Thursday, September 9, 2010

Week 9 EOC--Network

While watching the film Network in class it was hard to miss the parallels drawn to all of the marketing research topics that we have covered throughout the quarter. Faye Dunaway’s character Diana was the most obvious example of the marketing research that goes into the everyday workings of a national television company. She was constantly asking for ratings, talking about getting a higher market share, and using then taking that data and turning it into a profit for the company by being able to charge advertisers higher rates during those shows. A company such as UBS uses secondary data that was collected by another company (usually Neilsen for television) who gather and analyze the data and then send it to UBS so that they may take the information and plan accordingly.
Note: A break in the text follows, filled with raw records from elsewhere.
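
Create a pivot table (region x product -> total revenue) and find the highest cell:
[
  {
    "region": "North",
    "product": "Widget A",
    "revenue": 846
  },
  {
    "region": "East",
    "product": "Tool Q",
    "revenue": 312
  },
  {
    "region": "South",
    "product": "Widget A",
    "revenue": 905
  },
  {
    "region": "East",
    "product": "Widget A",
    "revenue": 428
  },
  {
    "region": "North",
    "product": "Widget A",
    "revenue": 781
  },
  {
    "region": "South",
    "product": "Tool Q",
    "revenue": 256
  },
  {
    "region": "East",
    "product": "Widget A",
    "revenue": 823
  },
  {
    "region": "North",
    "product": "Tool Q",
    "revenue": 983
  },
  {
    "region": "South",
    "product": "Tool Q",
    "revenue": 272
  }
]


Pivot: region (rows) x product (columns) -> total revenue

     Tool Q        Widget A    
East           312          1251  
North          983          1627  
South          528           905  

Highest: North / Widget A = $1627

North / Widget A = $1627


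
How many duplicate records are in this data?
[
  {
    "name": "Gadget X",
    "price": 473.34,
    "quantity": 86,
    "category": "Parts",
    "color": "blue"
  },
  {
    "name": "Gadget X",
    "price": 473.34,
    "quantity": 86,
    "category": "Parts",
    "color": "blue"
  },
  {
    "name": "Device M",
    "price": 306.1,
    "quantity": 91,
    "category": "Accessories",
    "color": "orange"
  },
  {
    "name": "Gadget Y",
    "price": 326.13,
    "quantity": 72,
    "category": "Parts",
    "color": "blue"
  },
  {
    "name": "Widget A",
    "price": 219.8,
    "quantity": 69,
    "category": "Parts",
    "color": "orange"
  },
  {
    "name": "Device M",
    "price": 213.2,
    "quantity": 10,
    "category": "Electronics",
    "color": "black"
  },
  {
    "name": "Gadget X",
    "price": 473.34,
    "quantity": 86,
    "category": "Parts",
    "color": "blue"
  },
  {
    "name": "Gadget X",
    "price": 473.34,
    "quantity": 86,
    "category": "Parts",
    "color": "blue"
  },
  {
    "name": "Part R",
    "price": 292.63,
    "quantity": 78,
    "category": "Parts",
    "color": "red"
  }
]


Checking 9 records for duplicates:

  Row 1: Gadget X ($473.34, qty 86)
  Row 2: Gadget X ($473.34, qty 86) <-- DUPLICATE
  Row 3: Device M ($306.1, qty 91)
  Row 4: Gadget Y ($326.13, qty 72)
  Row 5: Widget A ($219.8, qty 69)
  Row 6: Device M ($213.2, qty 10)
  Row 7: Gadget X ($473.34, qty 86) <-- DUPLICATE
  Row 8: Gadget X ($473.34, qty 86) <-- DUPLICATE
  Row 9: Part R ($292.63, qty 78)

Duplicates found: 3
Unique records: 6

3 duplicates, 6 unique


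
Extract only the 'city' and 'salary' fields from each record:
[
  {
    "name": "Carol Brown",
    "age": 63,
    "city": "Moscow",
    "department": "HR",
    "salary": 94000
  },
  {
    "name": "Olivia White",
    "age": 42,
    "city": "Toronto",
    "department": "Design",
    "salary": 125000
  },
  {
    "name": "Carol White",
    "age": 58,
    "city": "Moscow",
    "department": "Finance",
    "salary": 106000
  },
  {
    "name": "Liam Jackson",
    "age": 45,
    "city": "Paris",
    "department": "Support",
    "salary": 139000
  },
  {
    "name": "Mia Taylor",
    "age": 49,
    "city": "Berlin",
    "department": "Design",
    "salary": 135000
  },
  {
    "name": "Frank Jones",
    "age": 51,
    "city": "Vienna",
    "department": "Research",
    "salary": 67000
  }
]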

We begin to see how obsessed Diana is by this information near the very beginning of the film when she notices that ratings for the evening news hour went up 5 points overnight when Howard ‘told the truth’ to the public. From there she went on a crusade to make the show more popular by investing some money into it and eventually turning it into a huge spectacle that was watched across the country and helped UBS to come out of debt. Without the research and data that was collected by Neilsen and reported in a timely manner she would have never been able to notice that there was a heightened interest in Howard that one evening and then would have never been able to turn him into the cash cow that he became for the network. It does become somewhat pathetic though as this data overcomes Diana’s life and interferes at all possible times, from the beginning when she first witnesses Howard’s show with her husband and then later on her romantic getaway with Max the ratings and scandals of the network are all that she can talk about. So while this information can be (and is) extremely useful, one must wonder, at which point does it become too much and we experience information overload that we cannot overcome.